Yine bu süreç birçok aileyi ekonomik olarak sarsmış ve sarsmaya devam ediyor. Çünkü iş yerlerinin bir kısmı alınması gereken çeşitli kararlardan ötürü kapatıldı. Böylelikle hem işletmecilerin hem de orada çalışan personelin maddî kaybı oldu. Elbette her şeye rağmen yanında çalışan personele sahip çıkan onların maaşını düzenli olarak yatırmaya devam eden sağduyulu işletmecilerimizin sayısı da az değil. Yine devletimiz bu süreçte sigortalı çalışan işçilere gerekli desteği verdi.
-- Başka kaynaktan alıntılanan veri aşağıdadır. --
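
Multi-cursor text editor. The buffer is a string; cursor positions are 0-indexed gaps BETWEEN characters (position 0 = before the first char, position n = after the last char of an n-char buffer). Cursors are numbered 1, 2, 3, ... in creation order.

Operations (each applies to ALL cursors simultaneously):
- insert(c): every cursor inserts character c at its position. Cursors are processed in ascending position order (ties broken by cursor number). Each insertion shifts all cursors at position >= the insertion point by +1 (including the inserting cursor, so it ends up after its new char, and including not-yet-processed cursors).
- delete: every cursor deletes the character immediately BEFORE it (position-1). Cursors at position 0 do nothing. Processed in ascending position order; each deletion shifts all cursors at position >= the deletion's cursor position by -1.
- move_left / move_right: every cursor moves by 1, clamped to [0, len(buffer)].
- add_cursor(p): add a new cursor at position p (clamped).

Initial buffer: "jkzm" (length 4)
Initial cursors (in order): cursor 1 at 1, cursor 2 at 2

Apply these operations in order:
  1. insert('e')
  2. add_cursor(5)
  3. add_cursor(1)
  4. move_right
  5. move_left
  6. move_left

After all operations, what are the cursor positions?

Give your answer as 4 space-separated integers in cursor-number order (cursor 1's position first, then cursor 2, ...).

Answer: 1 3 4 0

Derivation:
After op 1 (insert('e')): buffer="jekezm" (len 6), cursors c1@2 c2@4, authorship .1.2..
After op 2 (add_cursor(5)): buffer="jekezm" (len 6), cursors c1@2 c2@4 c3@5, authorship .1.2..
After op 3 (add_cursor(1)): buffer="jekezm" (len 6), cursors c4@1 c1@2 c2@4 c3@5, authorship .1.2..
After op 4 (move_right): buffer="jekezm" (len 6), cursors c4@2 c1@3 c2@5 c3@6, authorship .1.2..
After op 5 (move_left): buffer="jekezm" (len 6), cursors c4@1 c1@2 c2@4 c3@5, authorship .1.2..
After op 6 (move_left): buffer="jekezm" (len 6), cursors c4@0 c1@1 c2@3 c3@4, authorship .1.2..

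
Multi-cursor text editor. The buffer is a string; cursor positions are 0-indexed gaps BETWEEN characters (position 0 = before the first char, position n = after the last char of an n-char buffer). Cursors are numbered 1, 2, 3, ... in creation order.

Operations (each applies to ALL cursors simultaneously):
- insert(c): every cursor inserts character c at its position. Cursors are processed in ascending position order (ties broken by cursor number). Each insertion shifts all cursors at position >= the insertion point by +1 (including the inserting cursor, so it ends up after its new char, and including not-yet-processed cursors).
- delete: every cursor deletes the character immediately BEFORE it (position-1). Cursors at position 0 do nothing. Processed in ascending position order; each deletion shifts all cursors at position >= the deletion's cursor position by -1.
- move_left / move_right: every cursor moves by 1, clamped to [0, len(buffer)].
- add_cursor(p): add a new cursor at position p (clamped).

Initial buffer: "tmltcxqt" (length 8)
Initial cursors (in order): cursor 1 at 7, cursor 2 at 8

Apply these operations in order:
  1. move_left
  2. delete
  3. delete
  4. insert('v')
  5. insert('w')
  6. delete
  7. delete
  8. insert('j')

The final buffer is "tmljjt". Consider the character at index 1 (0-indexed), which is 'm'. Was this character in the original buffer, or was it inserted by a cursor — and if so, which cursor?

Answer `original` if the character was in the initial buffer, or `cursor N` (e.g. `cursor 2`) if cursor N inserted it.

Answer: original

Derivation:
After op 1 (move_left): buffer="tmltcxqt" (len 8), cursors c1@6 c2@7, authorship ........
After op 2 (delete): buffer="tmltct" (len 6), cursors c1@5 c2@5, authorship ......
After op 3 (delete): buffer="tmlt" (len 4), cursors c1@3 c2@3, authorship ....
After op 4 (insert('v')): buffer="tmlvvt" (len 6), cursors c1@5 c2@5, authorship ...12.
After op 5 (insert('w')): buffer="tmlvvwwt" (len 8), cursors c1@7 c2@7, authorship ...1212.
After op 6 (delete): buffer="tmlvvt" (len 6), cursors c1@5 c2@5, authorship ...12.
After op 7 (delete): buffer="tmlt" (len 4), cursors c1@3 c2@3, authorship ....
After op 8 (insert('j')): buffer="tmljjt" (len 6), cursors c1@5 c2@5, authorship ...12.
Authorship (.=original, N=cursor N): . . . 1 2 .
Index 1: author = original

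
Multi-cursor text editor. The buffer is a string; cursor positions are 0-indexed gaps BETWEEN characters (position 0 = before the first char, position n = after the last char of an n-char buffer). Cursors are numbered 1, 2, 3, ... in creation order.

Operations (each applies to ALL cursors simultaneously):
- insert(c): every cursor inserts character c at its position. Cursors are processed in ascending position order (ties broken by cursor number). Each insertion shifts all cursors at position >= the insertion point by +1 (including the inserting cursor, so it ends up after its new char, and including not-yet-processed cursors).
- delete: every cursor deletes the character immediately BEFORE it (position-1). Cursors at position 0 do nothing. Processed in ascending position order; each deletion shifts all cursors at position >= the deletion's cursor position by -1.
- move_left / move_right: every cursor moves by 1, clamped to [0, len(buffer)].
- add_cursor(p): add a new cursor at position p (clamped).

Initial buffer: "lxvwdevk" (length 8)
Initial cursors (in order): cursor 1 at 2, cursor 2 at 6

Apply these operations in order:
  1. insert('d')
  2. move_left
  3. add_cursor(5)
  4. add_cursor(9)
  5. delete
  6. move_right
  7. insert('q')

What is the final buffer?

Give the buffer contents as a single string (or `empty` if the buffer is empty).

After op 1 (insert('d')): buffer="lxdvwdedvk" (len 10), cursors c1@3 c2@8, authorship ..1....2..
After op 2 (move_left): buffer="lxdvwdedvk" (len 10), cursors c1@2 c2@7, authorship ..1....2..
After op 3 (add_cursor(5)): buffer="lxdvwdedvk" (len 10), cursors c1@2 c3@5 c2@7, authorship ..1....2..
After op 4 (add_cursor(9)): buffer="lxdvwdedvk" (len 10), cursors c1@2 c3@5 c2@7 c4@9, authorship ..1....2..
After op 5 (delete): buffer="ldvddk" (len 6), cursors c1@1 c3@3 c2@4 c4@5, authorship .1..2.
After op 6 (move_right): buffer="ldvddk" (len 6), cursors c1@2 c3@4 c2@5 c4@6, authorship .1..2.
After op 7 (insert('q')): buffer="ldqvdqdqkq" (len 10), cursors c1@3 c3@6 c2@8 c4@10, authorship .11..322.4

Answer: ldqvdqdqkq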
Doğrusunu söylemek gerekirse bu süreç en çok eğitimcileri, öğrencileri ayrıca velileri etkiledi diyebiliriz. Çünkü eğitimciler ve öğrenciler uzun süre okullardan uzak kaldı. Herkes anladı ki yüz yüze eğitimin yerini hiçbir zaman uzaktan eğitim alamayacaktır. Ancak uzaktan eğitim yüz yüze eğitimi destekleyebilir. Eğitimciler kamera karşısında ders anlatmaktan öğrenciler de küçücük ekranlarda ders dinlemekten sıkıldılar. Yine veliler çoğu zaman okulu eve taşıdı, çocukları sıkılmasın diye yapmadıkları etkinlik kalmadı.  Hele ki on dört günlük karantina sürecine giren ailelerin hâli eminim daha kötü olmuştur. 

Her konuda olduğu gibi pandemi konusunda da sosyal medya kirliliği ortaya çıktı. Pandemi ile ilgili olmayan birçok bilgi paylaşıldı. Bu nedenle çoğu insan bazen yanlış bilgilere itibar etti. İnsanlar virüse karşı faydası olup olmadığı bilimsel olarak kanıtlanmayan ürünlere yöneltildi ve o ürünlerin satışında patlama oldu.

Ama pandemi dönemini avantaja çeviren birçok insan da var. Yazarların bir kısmı bunu bir inzivaya çekilmek olarak görüp muhayyilelerindeki kitapları yazarak, öğretmenlerin bir kısmı sosyal medyada paylaşılmak üzere video çekerek veya online hizmet içi eğitim kursları alarak, birçok insan kitap okuyarak,  bazıları ağaç dikip bahçe oluşturarak ya da herhangi bir alanda kendini geliştirerek… vb. geçirdi.

Elbette karantina döneminin birtakım faydaları oldu. İnsanlar arasında yardımlaşma arttı. Özellikle zenginlerin duyarlı olanları büyük miktarlarda bağışlar yaptılar, dünyanın genelinde bir yavaşlama söz konusu olduğu için doğa kendini yenilemiş oldu. Çevre kirliliği geçen yıllara oranla azaldı. Anne ve babalar evde çocuklarıyla daha çok zaman geçirdi ve çocuklarıyla hiç oynamadıkları oyunlar oynadılar. İnsanlar pek dışarı çıkamadığı için kazalar azaldı, dünya genelinde kitap okuma oranları arttı, sadece kendimizi değil de herkesi düşünmeye başladık. İnsanlar paranın değil de sağlığın daha önemli olduğunu öğrendi.

E tabi ki “Ben virüse yakalanmışsam başkası da yakalansın!”  gibi bir zihniyete sahip olanların sayısının da az olmadığını da gördük.

İNŞALLAH KISA SÜREDE VE DAHA FAZLA KAYIP VERMEDEN BU SÜRECİ ATLATIRIZ.